Monday, August 3, 2009

Still in Limbo

Well, days go by and nothing has been resolved with our friend who is dying but hasn't yet, nor with our granddaughter who keeps getting infections and fevers but not well. It's really hard to keep mentally and emotionally in the moment and not wish, want, Expect! things to be resolved.

It seems so cold to wish a dying person was finished with this transition, but it's hard for friends to not be able to visit any more while family keeps this vigil that 'they' said would be a couple of days. It's over a week, and people have gone back to their out of state homes, and yet... And yet, we know she'll never come back as she was, that her death is what she chose in her Advance Directive, but when?

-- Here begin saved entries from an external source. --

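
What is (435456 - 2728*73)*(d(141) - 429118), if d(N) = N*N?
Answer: -96707613944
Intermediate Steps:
d(N) = N²
(435456 - 2728*73)*(d(141) - 429118) = (435456 - 2728*73)*(141² - 429118) = (435456 - 199144)*(19881 - 429118) = 236312*(-409237) = -96707613944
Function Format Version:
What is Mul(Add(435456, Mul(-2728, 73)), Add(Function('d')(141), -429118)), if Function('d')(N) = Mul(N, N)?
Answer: -96707613944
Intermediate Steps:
Function('d')(N) = Pow(N, 2)
Mul(Add(435456, Mul(-2728, 73)), Add(Function('d')(141), -429118)) = Mul(Add(435456, Mul(-2728, 73)), Add(Pow(141, 2), -429118)) = Mul(Add(435456, -199144), Add(19881, -429118)) = Mul(236312, -409237) = -96707613944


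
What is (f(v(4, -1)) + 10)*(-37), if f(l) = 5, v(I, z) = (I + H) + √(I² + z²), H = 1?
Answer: -555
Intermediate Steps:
v(I, z) = 1 + I + √(I² + z²) (v(I, z) = (I + 1) + √(I² + z²) = (1 + I) + √(I² + z²) = 1 + I + √(I² + z²))
(f(v(4, -1)) + 10)*(-37) = (5 + 10)*(-37) = 15*(-37) = -555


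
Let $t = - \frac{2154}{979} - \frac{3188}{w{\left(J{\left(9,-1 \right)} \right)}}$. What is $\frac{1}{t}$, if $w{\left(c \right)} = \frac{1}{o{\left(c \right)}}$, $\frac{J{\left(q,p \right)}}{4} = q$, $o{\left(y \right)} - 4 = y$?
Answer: $- \frac{979}{124844234} \approx -7.8418 \cdot 10^{-6}$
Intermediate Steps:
$o{\left(y \right)} = 4 + y$
$J{\left(q,p \right)} = 4 q$
$w{\left(c \right)} = \frac{1}{4 + c}$
$t = - \frac{124844234}{979}$ ($t = - \frac{2154}{979} - \frac{3188}{\frac{1}{4 + 4 \cdot 9}} = \left(-2154\right) \frac{1}{979} - \frac{3188}{\frac{1}{4 + 36}} = - \frac{2154}{979} - \frac{3188}{\frac{1}{40}} = - \frac{2154}{979} - 3188 \frac{1}{\frac{1}{40}} = - \frac{2154}{979} - 127520 = - \frac{124844234}{979} \approx -1.2752 \cdot 10^{5}$)
$\frac{1}{t} = \frac{1}{- \frac{124844234}{979}} = - \frac{979}{124844234}$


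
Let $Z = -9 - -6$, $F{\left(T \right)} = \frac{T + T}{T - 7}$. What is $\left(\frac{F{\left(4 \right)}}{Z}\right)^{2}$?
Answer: $\frac{64}{81} \approx 0.79012$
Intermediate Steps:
$F{\left(T \right)} = \frac{2 T}{-7 + T}$
$Z = -3$ ($Z = -9 + 6 = -3$)
$\left(\frac{F{\left(4 \right)}}{Z}\right)^{2} = \left(\frac{2 \cdot 4 \frac{1}{-7 + 4}}{-3}\right)^{2} = \left(2 \cdot 4 \frac{1}{-3} \left(- \frac{1}{3}\right)\right)^{2} = \left(2 \cdot 4 \left(- \frac{1}{3}\right) \left(- \frac{1}{3}\right)\right)^{2} = \left(\left(- \frac{8}{3}\right) \left(- \frac{1}{3}\right)\right)^{2} = \left(\frac{8}{9}\right)^{2} = \frac{64}{81}$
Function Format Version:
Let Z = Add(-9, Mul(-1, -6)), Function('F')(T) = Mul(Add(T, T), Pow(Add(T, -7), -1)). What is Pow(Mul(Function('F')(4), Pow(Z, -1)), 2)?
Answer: Rational(64, 81) ≈ 0.79012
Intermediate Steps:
Function('F')(T) = Mul(2, T, Pow(Add(-7, T), -1)) (Function('F')(T) = Mul(Mul(2, T), Pow(Add(-7, T), -1)) = Mul(2, T, Pow(Add(-7, T), -1)))
Z = -3 (Z = Add(-9, 6) = -3)
Pow(Mul(Function('F')(4), Pow(Z, -1)), 2) = Pow(Mul(Mul(2, 4, Pow(Add(-7, 4), -1)), Pow(-3, -1)), 2) = Pow(Mul(Mul(2, 4, Pow(-3, -1)), Rational(-1, 3)), 2) = Pow(Mul(Mul(2, 4, Rational(-1, 3)), Rational(-1, 3)), 2) = Pow(Mul(Rational(-8, 3), Rational(-1, 3)), 2) = Pow(Rational(8, 9), 2) = Rational(64, 81)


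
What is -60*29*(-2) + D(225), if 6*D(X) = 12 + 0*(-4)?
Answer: 3482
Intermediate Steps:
D(X) = 2 (D(X) = (12 + 0*(-4))/6 = (12 + 0)/6 = (⅙)*12 = 2)
-60*29*(-2) + D(225) = -60*29*(-2) + 2 = -1740*(-2) + 2 = 3480 + 2 = 3482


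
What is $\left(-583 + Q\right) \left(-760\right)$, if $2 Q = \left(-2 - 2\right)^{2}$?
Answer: $437000$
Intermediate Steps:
$Q = 8$ ($Q = \frac{\left(-2 - 2\right)^{2}}{2} = \frac{\left(-4\right)^{2}}{2} = \frac{1}{2} \cdot 16 = 8$)
$\left(-583 + Q\right) \left(-760\right) = \left(-583 + 8\right) \left(-760\right) = \left(-575\right) \left(-760\right) = 437000$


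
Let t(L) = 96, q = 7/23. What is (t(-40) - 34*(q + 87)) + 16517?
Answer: 313827/23 ≈ 13645.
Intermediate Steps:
q = 7/23 (q = 7*(1/23) = 7/23 ≈ 0.30435)
(t(-40) - 34*(q + 87)) + 16517 = (96 - 34*(7/23 + 87)) + 16517 = (96 - 34*2008/23) + 16517 = (96 - 68272/23) + 16517 = -66064/23 + 16517 = 313827/23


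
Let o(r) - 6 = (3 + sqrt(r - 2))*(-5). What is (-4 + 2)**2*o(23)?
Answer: -36 - 20*sqrt(21) ≈ -127.65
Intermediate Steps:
o(r) = -9 - 5*sqrt(-2 + r) (o(r) = 6 + (3 + sqrt(r - 2))*(-5) = 6 + (3 + sqrt(-2 + r))*(-5) = 6 + (-15 - 5*sqrt(-2 + r)) = -9 - 5*sqrt(-2 + r))
(-4 + 2)**2*o(23) = (-4 + 2)**2*(-9 - 5*sqrt(-2 + 23)) = (-2)**2*(-9 - 5*sqrt(21)) = 4*(-9 - 5*sqrt(21)) = -36 - 20*sqrt(21)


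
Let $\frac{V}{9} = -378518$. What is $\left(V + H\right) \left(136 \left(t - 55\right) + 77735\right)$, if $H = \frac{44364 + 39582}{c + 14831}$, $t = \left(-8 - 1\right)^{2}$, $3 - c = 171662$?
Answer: $- \frac{7236641719696037}{26138} \approx -2.7686 \cdot 10^{11}$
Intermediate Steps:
$c = -171659$ ($c = 3 - 171662 = -171659$)
$t = 81$ ($t = \left(-9\right)^{2} = 81$)
$V = -3406662$ ($V = 9 \left(-378518\right) = -3406662$)
$H = - \frac{13991}{26138}$ ($H = \frac{44364 + 39582}{-171659 + 14831} = \frac{83946}{-156828} = 83946 \left(- \frac{1}{156828}\right) = - \frac{13991}{26138} \approx -0.53527$)
$\left(V + H\right) \left(136 \left(t - 55\right) + 77735\right) = \left(-3406662 - \frac{13991}{26138}\right) \left(136 \left(81 - 55\right) + 77735\right) = - \frac{89043345347 \left(136 \cdot 26 + 77735\right)}{26138} = - \frac{89043345347 \left(3536 + 77735\right)}{26138} = \left(- \frac{89043345347}{26138}\right) 81271 = - \frac{7236641719696037}{26138}$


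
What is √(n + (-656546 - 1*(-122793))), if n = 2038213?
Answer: 2*√376115 ≈ 1226.6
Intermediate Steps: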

Our granddaughter seems to be having a brief day of being ...ok is not the word...but at least home. Then after about 24hrs, she gets a fever or an infection and it may be back to the hospital for another week or ten days. The updates go on, but there is a pattern of briefly out of the hospital but for what purpose it seems? As soon as she comes home, her immune system gets hit by something/anything. We are grandparents almost the whole country away so if we are frustrated, what is it like for her parents? What kind of plans can they make for their lives and how can they parent a little brother when this child needs so much time and attention? I know she isn't the only one in this kind of situation but she is the only one in our family.

I could pray for patience. I could...and yet, the ego says "I want it resolved now." I can deal with the known, it's the unknown, and waiting on a timetable that isn't mine that's the killer. I guess I better pray. That decision is mine, so I'll make it.

1 comment:

Tinniegirl said...

I'm just catching up on all your happenings now Maureen. I hope that your grand daughter is OK. I'm sorry to read about your friend. It is impossible to imagine not seeing someone again. It's the truly strange thing about death.